1)  Take them out to eat and drink.  Unemployed people are miserable.  They need more pleasure.  More endorphins.  It's hard to get out of bed when you really don't have to.  But it's not really fun to stay in bed, either, when you know you ought to be working.  You need more pleasure as a metric and motivation to keep up your will to power, your joie de vivre, your raison d'etre, your [insert French phrase here].  If anyone knows pleasure, it's those French people.


2)  Buy them porn.   See above on 'pleasure.'  This could be literal.  Or it could be their personal favorite stuff, like junky tabloid magazines or mystery novels or circus peanuts or the entire box set of Battlestar Galactica.

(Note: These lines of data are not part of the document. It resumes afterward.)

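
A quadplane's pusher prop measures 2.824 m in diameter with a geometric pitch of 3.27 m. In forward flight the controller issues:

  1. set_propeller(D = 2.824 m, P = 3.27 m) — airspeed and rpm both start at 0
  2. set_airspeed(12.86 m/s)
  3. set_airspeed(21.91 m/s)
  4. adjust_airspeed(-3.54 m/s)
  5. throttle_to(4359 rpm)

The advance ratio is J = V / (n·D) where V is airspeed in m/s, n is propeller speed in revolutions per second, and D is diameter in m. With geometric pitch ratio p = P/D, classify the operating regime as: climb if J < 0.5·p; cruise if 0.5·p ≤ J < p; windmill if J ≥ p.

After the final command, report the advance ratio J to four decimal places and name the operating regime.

set_propeller: D = 2.824 m, P = 3.27 m (p = P/D = 1.157932); state ← (V=0, rpm=0)
set_airspeed(12.86): V ← 12.86 m/s
set_airspeed(21.91): V ← 21.91 m/s
adjust_airspeed(-3.54): V ← 21.91 -3.54 = 18.37 m/s
throttle_to(4359): rpm ← 4359
final state: V = 18.37 m/s, rpm = 4359 → n = rpm/60 = 72.650000 rev/s
J = V / (n·D) = 18.37 / (72.650000 × 2.824) = 0.089538
regime bands: climb J<0.5790 | cruise [0.5790, 1.1579) | windmill J≥1.1579
J = 0.0895 → climb

J = 0.0895, regime = climb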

3)  Be An Audience.  Let them tell stories about their pathetic misery and laugh with them about it.


4)  Shut It With The Advice.  Don't tell them what to do, unless it's a job lead you have and you have technical instructions.  No one wants to do what other people tell them to do.  It's just fundamentally gross.


5)  Give them your antidepressants.  Seriously.  Especially if they don't have insurance.  Depression sucks even when you are employed.  People who don't use pharmaceuticals in this case are really doing themselves a disservice.  Science is your friend.  You got 80+ years, barring a bus hitting you or some other unforeseen illness.  Don't waste them suffering, especially when the chips are down.

Friday, June 3, 2011

Bang! Right Across The Face

Often, while reading young adult fiction, I wish I could reach into the book and just SLAP the narrator/main character.

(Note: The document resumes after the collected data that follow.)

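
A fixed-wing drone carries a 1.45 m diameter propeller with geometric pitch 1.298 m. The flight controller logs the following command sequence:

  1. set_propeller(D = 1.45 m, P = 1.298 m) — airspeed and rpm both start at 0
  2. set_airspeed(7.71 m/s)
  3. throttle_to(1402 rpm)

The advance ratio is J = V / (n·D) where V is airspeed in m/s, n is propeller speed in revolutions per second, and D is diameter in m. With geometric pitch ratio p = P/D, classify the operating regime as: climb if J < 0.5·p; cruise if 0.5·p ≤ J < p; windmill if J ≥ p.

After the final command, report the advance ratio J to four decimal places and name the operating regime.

J = 0.2276, regime = climb

set_propeller: D = 1.45 m, P = 1.298 m (p = P/D = 0.895172); state ← (V=0, rpm=0)
set_airspeed(7.71): V ← 7.71 m/s
throttle_to(1402): rpm ← 1402
final state: V = 7.71 m/s, rpm = 1402 → n = rpm/60 = 23.366667 rev/s
J = V / (n·D) = 7.71 / (23.366667 × 1.45) = 0.227557
regime bands: climb J<0.4476 | cruise [0.4476, 0.8952) | windmill J≥0.8952
J = 0.2276 → climb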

Sometimes this isn't directed at the character so much as the author, who is badly portraying teenagers and pretending to be cool, that he/she knows what they might sound like, act like.  But the SLAP I'm talking about isn't in those instances.  This is a SLAP because I CARE.

I want to yell:

"Where are your condoms!  Just go buy condoms!  You don't have to be 18 to buy condoms, dummy!"
"Stop being friends with that bitch!"  
"Just tell your mother the truth, already!"
"He totally likes you, just talk to him and you'll see!"
"Nothing good can come of your obsessing over this!"

This kind of SLAP is a good sign, I think.  That I'm invested, that I'm concerned, that I'm frustrated that this fake person isn't seeing the whole picture, or isn't being all he/she could be.  

Today, while finishing up Curtis Sittenfeld's Prep (go read it, it's good), I wanted to take our girl hero Lee by the shoulders and shake her and scream, "Don't ask questions that you don't want answers for!"

And then I wanted to cry, because Lee's heart was breaking and she was totally clueless and inert about all relationships, not just secret sexual hooking-up ones, and what the hell did she know?

I never want to go back to that adolescent time when I didn't know any of the crap I know now.  So treacherous.  And so much better to remember the time when everything was a first, or new, or uncertain.  I like uncertainty sometimes.   I mean, it's romantic, to imagine going back, armed with all my know-how, but I don't regret all of my dumb high school moves, because, how else was I going to learn how to be the amazingly cool brilliant genius person I am currently?  

*pause to let sarcasm sink in*

But I don't mind going back with these fake people in books, to the point where I'm sitting alone in my living room this morning, petting my dog and reading a book and wanting to SLAP someone who doesn't exist and getting such a demented, perverse thrill out of the fact that this type of activity exists and this is why it's all about books for me and why I can never do anything worthwhile in life besides think about books and words and writing.

I have so many other things I should be doing right now.